По знаку Соболева все уселись вокруг стола. Барановский поставил в центре стола нелепую керосиновую лампу в виде бронзовой кариатиды с хрустальным шаром-светильником над головой. Донат извлек из кармана газету трехдневной давности, развернул так, чтобы всем было видно объявление. Свистящим шепотом воскликнул:

— Вот он, наш час! Сегодня в Леонтьевском совещание. Будут обсуждать репрессивные меры против анархистов, левых эсеров, рабочих Москвы.

Он обвел собравшихся тяжелым взглядом и добавил уже спокойно, акцентируя каждое слово:

— Должен быть Ленин!

Соболев вырвал из рук Черепанова газету, быстро пробежал текст.

— Все верно, — поднял на Доната сумасшедшие белесые глаза. И тут же, не скрывая враз проснувшегося подозрения: — А откуда про Ульянова? Здесь ничего не сказано…
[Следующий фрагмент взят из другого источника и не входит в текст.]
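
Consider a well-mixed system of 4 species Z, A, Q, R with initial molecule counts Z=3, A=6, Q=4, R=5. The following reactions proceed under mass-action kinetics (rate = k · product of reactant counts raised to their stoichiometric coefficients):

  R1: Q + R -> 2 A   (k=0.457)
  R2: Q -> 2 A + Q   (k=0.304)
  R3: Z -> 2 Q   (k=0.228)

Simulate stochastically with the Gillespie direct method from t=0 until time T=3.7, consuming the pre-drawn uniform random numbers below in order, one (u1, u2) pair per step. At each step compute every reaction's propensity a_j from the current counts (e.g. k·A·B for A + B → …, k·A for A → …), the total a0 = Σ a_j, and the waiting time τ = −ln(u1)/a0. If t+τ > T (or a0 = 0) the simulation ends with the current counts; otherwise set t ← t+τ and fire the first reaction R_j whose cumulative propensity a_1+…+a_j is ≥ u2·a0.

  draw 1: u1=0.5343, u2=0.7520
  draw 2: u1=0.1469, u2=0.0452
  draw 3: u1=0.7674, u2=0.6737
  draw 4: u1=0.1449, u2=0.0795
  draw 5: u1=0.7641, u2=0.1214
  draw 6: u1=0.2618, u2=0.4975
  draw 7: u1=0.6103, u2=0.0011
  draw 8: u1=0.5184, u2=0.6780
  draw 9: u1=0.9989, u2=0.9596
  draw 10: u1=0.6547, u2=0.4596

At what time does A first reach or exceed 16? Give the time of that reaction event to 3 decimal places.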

Многозначительно Черепанов поднял к потолку указательный палец:

— Источник надежный, оттуда.

Заметался по комнате Соболев, не в состоянии сдержать возбуждения:

— Что ж, господа-товарищи-комиссары! Посмотрим теперь, кто кого распорет!
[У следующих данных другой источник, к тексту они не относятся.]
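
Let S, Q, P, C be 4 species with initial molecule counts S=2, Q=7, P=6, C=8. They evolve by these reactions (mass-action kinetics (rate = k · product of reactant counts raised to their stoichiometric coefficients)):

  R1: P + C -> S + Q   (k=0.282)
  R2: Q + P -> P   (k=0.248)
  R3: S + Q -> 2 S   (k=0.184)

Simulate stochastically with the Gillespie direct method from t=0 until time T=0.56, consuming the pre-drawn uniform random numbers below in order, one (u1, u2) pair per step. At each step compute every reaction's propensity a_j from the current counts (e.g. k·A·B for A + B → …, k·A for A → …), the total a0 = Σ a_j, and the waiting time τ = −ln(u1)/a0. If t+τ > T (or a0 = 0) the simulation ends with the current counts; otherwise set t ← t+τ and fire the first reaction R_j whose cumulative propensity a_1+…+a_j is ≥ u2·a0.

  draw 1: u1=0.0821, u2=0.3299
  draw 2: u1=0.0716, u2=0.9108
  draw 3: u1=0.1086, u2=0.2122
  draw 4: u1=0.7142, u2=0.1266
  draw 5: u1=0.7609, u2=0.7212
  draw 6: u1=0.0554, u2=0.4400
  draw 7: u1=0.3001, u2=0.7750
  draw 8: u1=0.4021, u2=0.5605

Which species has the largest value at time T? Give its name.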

Резко, словно споткнувшись о невидимое препятствие, остановился. Неожиданно спокойно скомандовал:

— Значит, так… Гречаников, Николаев, Глагзон идут впереди. Через Арбатскую, Воздвиженку, Моховую, Тверскую. С Тверской где-нибудь спуститесь на Большую Никитскую. Нас выглядывайте у церквушки, что против консерватории… Да не с улицы, найдите какую-нибудь подворотню… Большой Чернышевский просмотрите по обеим сторонам, да не гуртом, по-одному…

— Знаем, — лениво отмахнулся Николаев, он же Федька-Боевик, — не впервой.
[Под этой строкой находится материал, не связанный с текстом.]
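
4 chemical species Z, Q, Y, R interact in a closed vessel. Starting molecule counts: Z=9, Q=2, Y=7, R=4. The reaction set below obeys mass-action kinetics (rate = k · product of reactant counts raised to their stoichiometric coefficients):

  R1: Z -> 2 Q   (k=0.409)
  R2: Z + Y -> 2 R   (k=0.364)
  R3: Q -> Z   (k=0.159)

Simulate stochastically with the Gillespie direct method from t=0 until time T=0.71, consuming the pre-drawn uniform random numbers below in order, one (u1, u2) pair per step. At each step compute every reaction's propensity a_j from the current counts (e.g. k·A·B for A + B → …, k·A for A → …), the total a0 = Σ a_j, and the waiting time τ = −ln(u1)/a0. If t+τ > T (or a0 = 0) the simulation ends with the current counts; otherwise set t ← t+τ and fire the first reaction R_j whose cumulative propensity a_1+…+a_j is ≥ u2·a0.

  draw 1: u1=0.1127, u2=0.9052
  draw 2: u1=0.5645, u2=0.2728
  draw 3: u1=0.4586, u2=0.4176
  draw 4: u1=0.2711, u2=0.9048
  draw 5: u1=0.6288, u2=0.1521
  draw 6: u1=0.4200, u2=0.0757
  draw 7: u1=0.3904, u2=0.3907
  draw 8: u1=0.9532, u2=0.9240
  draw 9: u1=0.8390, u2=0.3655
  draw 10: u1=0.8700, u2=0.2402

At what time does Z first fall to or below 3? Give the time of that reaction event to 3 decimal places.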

— Такое — впервой! — круто оборвал его Соболев. — С акта снимаетесь следом за мной, и залечь, глухо залечь на сутки. Ты, — он обернулся к Николаеву, — завтра мотай в Тулу, объявишь сбор, пусть ждут сигнала из Москвы. Потом возвращайся. Ну а теперь — ни пуха!

Трое, молча проверив оружие, не попрощавшись, вышли из комнаты. Глухо хлопнула за ними дверь на лестницу.

Глава 2

Леонтьевский переулок в самом центре Москвы назывался переулком, видимо, лишь потому, что соединял две главные улицы — Тверскую и Большую Никитскую. А так это была самая настоящая улица, достаточно длинная, хотя и узкая, застроенная утопающими в садах особняками. Некоторые из них принадлежали когда-то именитым аристократам, но позднее, на рубеже веков, перешли в руки купцов и фабрикантов, таких, как Мамонтовы, Алексеевы, Морозовы. Одного из Алексеевых, Константина Сергеевича, знала вся Москва, правда, под его сценическим псевдонимом «Станиславский».

Любители и знатоки народных промыслов хаживали сюда в великолепный, воистину древнерусский терем, построенный на пожертвования Саввы Морозова под Музей кустарных изделий.

По правой стороне Леонтьевского (если идти от Большой Никитской) под номером 18 располагался чуть в глубине сада большой двухэтажный особняк, принадлежавший до революции графине Уваровой. И графиня, и давно покойный муж ее были весьма известны в ученом мире первопрестольной столицы.